For most people, going to court is something they dread doing, and is a last resort. This is the case not only for injury victims, but also for their legal representation and the party against whom they are filing suit as well. Going to court is expensive, time-consuming, and can be unpredictable; you never know what a court will decide.
As such, going to court is usually reserved as something that is done only in the event that a settlement out-of-court cannot be reached. Ideally, the two parties will come to an agreement during out-of-court mediations or settlement talks.
In some cases however, a plaintiff’s injuries are so serious, or a defendant is so stubborn, that even the toughest of negotiations are not successful. When this is the case, going to court may be the only option.
What to Expect in Court
Going to court can be an intimidating experience, so it is important to prepare yourself adequately. During a trial, the following will take place:
- Choosing a jury. The judge, your attorney, and the defendant’s attorney will have the opportunity to question a pool of jurors in order to create a jury that is fair for everyone.

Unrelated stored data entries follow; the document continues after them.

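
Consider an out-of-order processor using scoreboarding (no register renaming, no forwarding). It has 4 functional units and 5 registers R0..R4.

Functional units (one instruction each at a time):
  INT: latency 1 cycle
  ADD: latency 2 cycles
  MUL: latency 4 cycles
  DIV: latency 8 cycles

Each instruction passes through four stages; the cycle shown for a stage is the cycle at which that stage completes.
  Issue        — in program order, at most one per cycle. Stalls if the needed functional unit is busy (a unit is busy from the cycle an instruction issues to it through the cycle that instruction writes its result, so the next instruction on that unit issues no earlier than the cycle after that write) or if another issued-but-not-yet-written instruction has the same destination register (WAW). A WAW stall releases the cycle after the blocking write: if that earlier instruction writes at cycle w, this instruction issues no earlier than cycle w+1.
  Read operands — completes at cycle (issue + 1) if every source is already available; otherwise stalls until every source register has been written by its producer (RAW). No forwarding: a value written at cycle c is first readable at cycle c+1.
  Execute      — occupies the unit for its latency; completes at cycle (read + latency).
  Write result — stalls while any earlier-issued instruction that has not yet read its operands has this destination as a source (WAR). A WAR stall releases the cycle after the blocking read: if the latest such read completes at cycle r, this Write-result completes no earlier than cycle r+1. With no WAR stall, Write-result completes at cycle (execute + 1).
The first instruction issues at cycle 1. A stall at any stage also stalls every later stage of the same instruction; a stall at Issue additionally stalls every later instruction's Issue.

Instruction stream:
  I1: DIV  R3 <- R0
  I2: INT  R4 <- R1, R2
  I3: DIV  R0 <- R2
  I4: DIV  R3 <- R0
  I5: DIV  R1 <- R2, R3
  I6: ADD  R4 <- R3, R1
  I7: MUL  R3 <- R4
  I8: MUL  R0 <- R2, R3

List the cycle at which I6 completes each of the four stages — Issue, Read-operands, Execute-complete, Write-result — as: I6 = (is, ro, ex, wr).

cycle 1: issue I1 (DIV)
cycle 2: I1 read-ops | issue I2 (INT)
cycle 3: I2 read-ops
cycle 4: I2 finished on INT
cycle 5: I2→R4
cycle 10: I1 finished on DIV
cycle 11: I1→R3
cycle 12: issue I3 (DIV)
cycle 13: I3 read-ops
cycle 21: I3 finished on DIV
cycle 22: I3→R0
cycle 23: issue I4 (DIV)
cycle 24: I4 read-ops
cycle 32: I4 finished on DIV
cycle 33: I4→R3
cycle 34: issue I5 (DIV)
cycle 35: I5 read-ops | issue I6 (ADD)
cycle 36: issue I7 (MUL)
cycle 43: I5 finished on DIV
cycle 44: I5→R1
cycle 45: I6 read-ops
cycle 47: I6 finished on ADD
cycle 48: I6→R4
cycle 49: I7 read-ops
cycle 53: I7 finished on MUL
cycle 54: I7→R3
cycle 55: issue I8 (MUL)
cycle 56: I8 read-ops
cycle 60: I8 finished on MUL
cycle 61: I8→R0

I6 = (35, 45, 47, 48)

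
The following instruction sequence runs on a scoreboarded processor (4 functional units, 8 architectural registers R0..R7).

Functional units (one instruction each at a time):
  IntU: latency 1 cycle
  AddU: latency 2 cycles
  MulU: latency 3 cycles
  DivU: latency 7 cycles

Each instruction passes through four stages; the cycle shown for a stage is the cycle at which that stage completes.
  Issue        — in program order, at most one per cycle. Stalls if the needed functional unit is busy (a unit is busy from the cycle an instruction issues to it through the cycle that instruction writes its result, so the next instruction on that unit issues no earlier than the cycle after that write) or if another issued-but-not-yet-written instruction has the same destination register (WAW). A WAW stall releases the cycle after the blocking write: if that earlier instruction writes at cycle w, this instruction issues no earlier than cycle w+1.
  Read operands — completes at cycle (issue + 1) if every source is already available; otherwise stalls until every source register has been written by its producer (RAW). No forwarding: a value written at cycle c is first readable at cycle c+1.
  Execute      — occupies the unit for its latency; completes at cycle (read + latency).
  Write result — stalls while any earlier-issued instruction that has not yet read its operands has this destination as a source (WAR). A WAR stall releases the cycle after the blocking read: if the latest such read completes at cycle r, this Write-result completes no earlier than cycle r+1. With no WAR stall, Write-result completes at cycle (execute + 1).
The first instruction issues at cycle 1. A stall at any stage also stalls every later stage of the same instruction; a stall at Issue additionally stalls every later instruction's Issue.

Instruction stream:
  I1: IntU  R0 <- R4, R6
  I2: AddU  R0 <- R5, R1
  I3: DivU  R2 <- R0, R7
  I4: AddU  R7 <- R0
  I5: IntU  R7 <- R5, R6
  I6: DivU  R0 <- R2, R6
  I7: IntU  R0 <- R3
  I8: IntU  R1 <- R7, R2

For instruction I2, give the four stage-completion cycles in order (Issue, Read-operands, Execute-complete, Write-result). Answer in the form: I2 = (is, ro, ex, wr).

I2 = (5, 6, 8, 9)

cycle 1: I1→IntU
cycle 2: I1 RO
cycle 3: I1 EX
cycle 4: I1 WR R0
cycle 5: I2→AddU
cycle 6: I2 RO | I3→DivU
cycle 8: I2 EX
cycle 9: I2 WR R0
cycle 10: I3 RO | I4→AddU
cycle 11: I4 RO
cycle 13: I4 EX
cycle 14: I4 WR R7
cycle 15: I5→IntU
cycle 16: I5 RO
cycle 17: I3 EX | I5 EX
cycle 18: I3 WR R2 | I5 WR R7
cycle 19: I6→DivU
cycle 20: I6 RO
cycle 27: I6 EX
cycle 28: I6 WR R0
cycle 29: I7→IntU
cycle 30: I7 RO
cycle 31: I7 EX
cycle 32: I7 WR R0
cycle 33: I8→IntU
cycle 34: I8 RO
cycle 35: I8 EX
cycle 36: I8 WR R1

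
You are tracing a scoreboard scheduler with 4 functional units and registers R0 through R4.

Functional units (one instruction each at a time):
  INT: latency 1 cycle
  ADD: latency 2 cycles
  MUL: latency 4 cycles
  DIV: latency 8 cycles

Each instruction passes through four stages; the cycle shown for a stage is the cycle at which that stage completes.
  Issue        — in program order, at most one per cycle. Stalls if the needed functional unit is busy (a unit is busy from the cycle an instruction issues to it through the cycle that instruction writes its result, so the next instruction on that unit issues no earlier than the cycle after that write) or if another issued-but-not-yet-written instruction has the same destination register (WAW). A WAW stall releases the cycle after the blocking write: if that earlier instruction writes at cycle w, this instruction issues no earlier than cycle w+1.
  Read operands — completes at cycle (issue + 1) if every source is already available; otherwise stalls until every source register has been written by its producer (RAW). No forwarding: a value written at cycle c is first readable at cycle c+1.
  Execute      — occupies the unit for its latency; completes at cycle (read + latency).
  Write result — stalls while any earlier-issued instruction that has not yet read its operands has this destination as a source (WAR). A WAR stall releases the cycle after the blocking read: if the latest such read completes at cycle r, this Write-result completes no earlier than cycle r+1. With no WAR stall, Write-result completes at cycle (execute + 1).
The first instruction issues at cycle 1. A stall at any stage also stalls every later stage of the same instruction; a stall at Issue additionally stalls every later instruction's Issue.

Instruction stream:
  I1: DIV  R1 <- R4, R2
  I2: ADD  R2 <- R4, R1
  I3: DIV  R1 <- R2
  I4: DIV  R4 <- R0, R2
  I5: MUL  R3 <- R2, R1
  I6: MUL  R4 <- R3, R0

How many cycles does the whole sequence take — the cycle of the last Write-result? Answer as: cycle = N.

cycle = 43

c1: I1 dispatched to DIV
c2: I1 operands ready, I2 dispatched to ADD
c10: I1 complete
c11: R1←I1
c12: I2 operands ready, I3 dispatched to DIV
c14: I2 complete
c15: R2←I2
c16: I3 operands ready
c24: I3 complete
c25: R1←I3
c26: I4 dispatched to DIV
c27: I4 operands ready, I5 dispatched to MUL
c28: I5 operands ready
c32: I5 complete
c33: R3←I5
c35: I4 complete
c36: R4←I4
c37: I6 dispatched to MUL
c38: I6 operands ready
c42: I6 complete
c43: R4←I6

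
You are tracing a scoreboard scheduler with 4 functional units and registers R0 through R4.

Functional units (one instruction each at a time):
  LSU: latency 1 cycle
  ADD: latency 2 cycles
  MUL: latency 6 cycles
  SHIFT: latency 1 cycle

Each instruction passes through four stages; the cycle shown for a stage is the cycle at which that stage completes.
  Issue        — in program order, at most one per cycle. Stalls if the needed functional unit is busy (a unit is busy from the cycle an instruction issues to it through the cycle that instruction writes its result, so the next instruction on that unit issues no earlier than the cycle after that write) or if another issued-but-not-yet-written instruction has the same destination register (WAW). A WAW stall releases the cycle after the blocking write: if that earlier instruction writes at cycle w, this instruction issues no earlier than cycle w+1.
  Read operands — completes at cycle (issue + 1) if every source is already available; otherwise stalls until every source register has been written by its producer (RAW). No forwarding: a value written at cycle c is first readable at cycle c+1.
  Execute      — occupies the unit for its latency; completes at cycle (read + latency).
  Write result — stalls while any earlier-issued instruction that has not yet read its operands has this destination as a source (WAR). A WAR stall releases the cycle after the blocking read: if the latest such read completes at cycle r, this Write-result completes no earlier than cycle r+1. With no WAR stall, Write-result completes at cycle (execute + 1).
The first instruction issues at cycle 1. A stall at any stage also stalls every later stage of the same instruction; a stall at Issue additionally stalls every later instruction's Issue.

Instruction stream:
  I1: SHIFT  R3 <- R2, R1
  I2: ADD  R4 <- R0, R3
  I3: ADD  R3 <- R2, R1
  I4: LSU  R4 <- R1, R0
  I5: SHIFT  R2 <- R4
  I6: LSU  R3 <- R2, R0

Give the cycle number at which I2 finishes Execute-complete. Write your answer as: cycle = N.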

- Opening statements. Both you and the defense (or your respective lawyers), will have the opportunity to give opening statements to the court that highlight what will be discussed in the case and why you deserve (or do not deserve, in the defense’s case) compensation for your injuries.
- Testimony. The third step will be giving testimony, and calling any eyewitnesses or experts to the give testimony as well.
- Closing arguments. Again, both parties or their lawyers will have an opportunity to speak before the court and summarize why they believe that the jury should vote in their favor.
- Jury instruction, deliberation, and verdict. The judge will instruct the jury as to what legal standards apply to the case, and then the jury will deliberate. Deliberation may be as short as one hour or as long as multiple days. When the jury has reached a unanimous decision, this decision will be presented to all parties by the court.